A clean rectangular table with a single river is more straightforward than a round table with multiple channels and shaped wooden islands. The more custom the design, the more hand-work goes into it, and that's reflected in the price.

Why custom epoxy tables cost what they do

It's a fair question: why does a custom epoxy table cost more than a mass-produced table from a big-box store? The answer is in how it's made.

Every piece is built by hand, one at a time. The wood is dried, stabilized, and sanded by hand before any resin is poured. The resin is mixed in small batches and poured in stages over days. Finishing, including sanding, polishing, and oiling, is done entirely by hand. A single table takes between 3 and 8 weeks to complete.

You're not paying for a product off a shelf. You're paying for a piece made specifically for your space, in the dimensions, wood, and colors you choose, with no two ever exactly alike.

Custom vs ready-made: which is right for you?

If you need a table this week and don't mind that thousands of identical ones exist, a ready-made table is the practical choice. But if you want a piece built to your exact space, with the wood and resin colors you have in mind, custom is the way to go.

The trade-off is time. A custom piece takes weeks to make, but you get something designed around you, not around a factory's production line. For many people, a dining table is something they'll gather around for a long time, and that makes the wait worth it.

How to get an exact price for your table

Because every piece is made to order, the best way to get an accurate price is to tell us what you have in mind. Here's how it works with us:

  1. Share your space, dimensions, and inspiration through our Quote Request form.
  2. Within 48 hours, we send you an AI-rendered preview of your piece and a full quote.
  3. We refine the design together until it's exactly what you want.
  4. Once you approve, production begins, and you receive photo updates at every stage.
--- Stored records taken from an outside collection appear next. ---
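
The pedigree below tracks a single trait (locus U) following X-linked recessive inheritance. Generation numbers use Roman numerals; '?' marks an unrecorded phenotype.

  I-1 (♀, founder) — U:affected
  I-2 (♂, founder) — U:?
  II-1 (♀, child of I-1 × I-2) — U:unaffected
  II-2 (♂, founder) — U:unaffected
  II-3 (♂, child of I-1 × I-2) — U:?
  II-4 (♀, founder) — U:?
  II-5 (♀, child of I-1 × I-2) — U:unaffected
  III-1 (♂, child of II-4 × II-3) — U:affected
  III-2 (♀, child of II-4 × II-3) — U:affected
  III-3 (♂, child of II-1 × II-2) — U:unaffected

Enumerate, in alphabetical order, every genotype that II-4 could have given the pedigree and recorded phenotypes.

II-4 ∈ {X^UX^u, X^uX^u}

U/I-1 aff ·: X^uX^u
U/I-2 ? ·: X^UY
U/II-1 un I-1×I-2: X^UX^u
U/II-2 un ·: X^UY
U/II-3 ? I-1×I-2: X^uY
U/II-4 ? ·: X^UX^u|X^uX^u
U/II-5 un I-1×I-2: X^UX^u
U/III-1 aff II-4×II-3: X^uY
U/III-2 aff II-4×II-3: X^uX^u
U/III-3 un II-1×II-2: X^UY
⇒ U over [I-1,I-2,II-1,II-2,II-3,II-4,II-5,III-1,III-2,III-3]: 2 consistent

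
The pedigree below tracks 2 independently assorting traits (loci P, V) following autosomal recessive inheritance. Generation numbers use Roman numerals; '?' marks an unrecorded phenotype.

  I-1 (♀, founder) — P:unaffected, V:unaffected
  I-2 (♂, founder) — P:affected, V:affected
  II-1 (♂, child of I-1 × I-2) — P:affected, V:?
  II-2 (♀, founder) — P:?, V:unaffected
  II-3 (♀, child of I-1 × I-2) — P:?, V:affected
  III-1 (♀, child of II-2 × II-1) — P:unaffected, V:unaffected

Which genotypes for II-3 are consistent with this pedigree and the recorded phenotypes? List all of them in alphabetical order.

P/I-1 un ·: Pp
P/I-2 aff ·: pp
P/II-1 aff I-1×I-2: pp
P/II-2 ? ·: PP|Pp
P/II-3 ? I-1×I-2: Pp|pp
P/III-1 un II-2×II-1: Pp
⇒ P over [I-1,I-2,II-1,II-2,II-3,III-1]: 4 consistent
V/I-1 un ·: Vv
V/I-2 aff ·: vv
V/II-1 ? I-1×I-2: Vv|vv
V/II-2 un ·: VV|Vv
V/II-3 aff I-1×I-2: vv
V/III-1 un II-2×II-1: VV|Vv
⇒ V over [I-1,I-2,II-1,II-2,II-3,III-1]: 6 consistent

II-3 ∈ {Pp vv, pp vv}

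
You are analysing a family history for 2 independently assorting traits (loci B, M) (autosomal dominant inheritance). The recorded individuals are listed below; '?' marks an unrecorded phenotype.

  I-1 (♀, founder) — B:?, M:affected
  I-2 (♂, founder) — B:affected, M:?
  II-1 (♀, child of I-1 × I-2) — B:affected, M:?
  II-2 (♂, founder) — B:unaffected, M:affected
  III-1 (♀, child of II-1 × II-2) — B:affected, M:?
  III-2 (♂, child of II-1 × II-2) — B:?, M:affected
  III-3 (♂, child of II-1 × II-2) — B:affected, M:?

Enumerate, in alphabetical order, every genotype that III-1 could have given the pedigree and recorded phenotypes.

III-1 ∈ {Bb MM, Bb Mm, Bb mm}

B/I-1 ? ·: bb|Bb|BB
B/I-2 aff ·: Bb|BB
B/II-1 aff I-1×I-2: Bb|BB
B/II-2 un ·: bb
B/III-1 aff II-1×II-2: Bb
B/III-2 ? II-1×II-2: bb|Bb
B/III-3 aff II-1×II-2: Bb
⇒ B over [I-1,I-2,II-1,II-2,III-1,III-2,III-3]: 14 consistent
M/I-1 aff ·: Mm|MM
M/I-2 ? ·: mm|Mm|MM
M/II-1 ? I-1×I-2: mm|Mm|MM
M/II-2 aff ·: Mm|MM
M/III-1 ? II-1×II-2: mm|Mm|MM
M/III-2 aff II-1×II-2: Mm|MM
M/III-3 ? II-1×II-2: mm|Mm|MM
⇒ M over [I-1,I-2,II-1,II-2,III-1,III-2,III-3]: 176 consistent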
There's no cost or obligation to get a quote. It's simply the clearest way to see what your specific piece would cost.

Start your custom quote here →

Frequently asked questions

Is shipping included in the price?

Yes. Delivery is on us. Every piece is shipped worldwide in a custom-built crate, insured for safe transit.

Do I pay everything upfront?

No. Payment is split into two parts: a one-third deposit when you approve the design, and the balance before delivery.

How long does a custom table take?

Production takes 3 to 8 weeks after design approval, depending on the size and complexity of the piece, followed by 1 to 3 weeks for shipping.

Can I get a table in a specific color?

Yes. We pour almost any color you can imagine, from deep ocean blues to emerald greens, blacks, ambers, and custom blends. Share a reference and we'll match it.